Researching retired spouse syndrome, I found many articles as well as research in both Japan and Italy referring to it as retired husband syndrome. It’s no secret men have a more difficult time than women when leaving the workplace behind. More of a man’s identity is tied up in his job description and title.

Conversely, women have taken many roles throughout their lives from work to being the main caregiver of children, perhaps even staying at home for a few years while raising them. Women also are more apt to be the caregiver of parents in their later years. And, for most couples women are the ones who maintain the social calendar. As a result women are more flexible about identity.

That said, I experienced unexpected feelings of sadness and loss when I left work. Those feelings were repeated when Martin retired as I also had many ties with his co-workers over his long career at a single company. Admittedly part of my identity was immersed in his identity. When he retired I was no longer the wife of the vice-president.

As Professor Phyllis Moen, a sociologist at the University of Minnesota and author of numerous books, points out, the first two years of retirement can be a time of enormous stress on a marriage. Both men and women experience the strain as they struggle to create new identities, both as a couple and as individuals. While single men and women also struggle, they may or may not have a partner to consider.

Shortly after Martin retired, I had to remind him I was not going to be his only employee for the rest of his life. Suddenly, the way I filled the dishwasher and the time of day I put clothes in the washer was all wrong. Mind you, we have had a marriage of equal partnership where he washed clothes and did dishes, too. We both cook. It was our habit that whoever cooked dinner that night, the other one of us did the kitchen clean-up. This arrangement worked for decades without comment until retirement.
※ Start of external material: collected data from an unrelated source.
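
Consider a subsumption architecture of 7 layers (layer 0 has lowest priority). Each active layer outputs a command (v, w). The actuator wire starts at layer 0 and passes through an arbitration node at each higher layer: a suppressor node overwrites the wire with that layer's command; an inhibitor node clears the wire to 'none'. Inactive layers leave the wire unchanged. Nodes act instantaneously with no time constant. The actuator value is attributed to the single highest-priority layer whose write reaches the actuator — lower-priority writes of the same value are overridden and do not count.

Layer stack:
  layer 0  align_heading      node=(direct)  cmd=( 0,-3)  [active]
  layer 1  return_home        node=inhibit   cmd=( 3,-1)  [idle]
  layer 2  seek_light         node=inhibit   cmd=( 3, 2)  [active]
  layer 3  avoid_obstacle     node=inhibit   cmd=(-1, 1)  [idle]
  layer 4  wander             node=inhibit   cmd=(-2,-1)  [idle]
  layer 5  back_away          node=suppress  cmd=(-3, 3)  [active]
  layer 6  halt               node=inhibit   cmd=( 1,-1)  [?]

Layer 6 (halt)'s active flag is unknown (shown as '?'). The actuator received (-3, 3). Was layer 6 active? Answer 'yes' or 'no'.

If layer 6 is active=yes:
  actuator would be none
If layer 6 is active=no:
  actuator would be (-3, 3)
Observed (-3, 3), so layer 6 was idle.

no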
As I have chronicled in these pages, when we retire, our world shrinks. As it becomes smaller, we are sometimes caught up in minutiae. As I’ve also pointed out, it takes about two years to adjust to a new life and discard the old identity. Avoiding retired spouse syndrome requires an awareness of it in the first place. Once you are aware of it, then it takes commitment and communication as a couple to create the identity you envision for yourselves, together and individually.

Oftentimes, we forget the us factor. Us doesn’t mean we are joined at the hip 24/7; it means we honor and respect each other as we forge new identities. Listening is part of the communication, perhaps the most important aspect. One of the tools Martin and I used was the bucket list. We’d made bucket lists before retirement. We made others after retirement. Then we compared lists. It helped to ignite an honest discussion of who we were and who we wanted to be and whether or not our wants meshed. They did.

As for the dishwasher? Martin loads it — every night.  Renewed purpose takes many forms.  And we do laundry whenever we need to.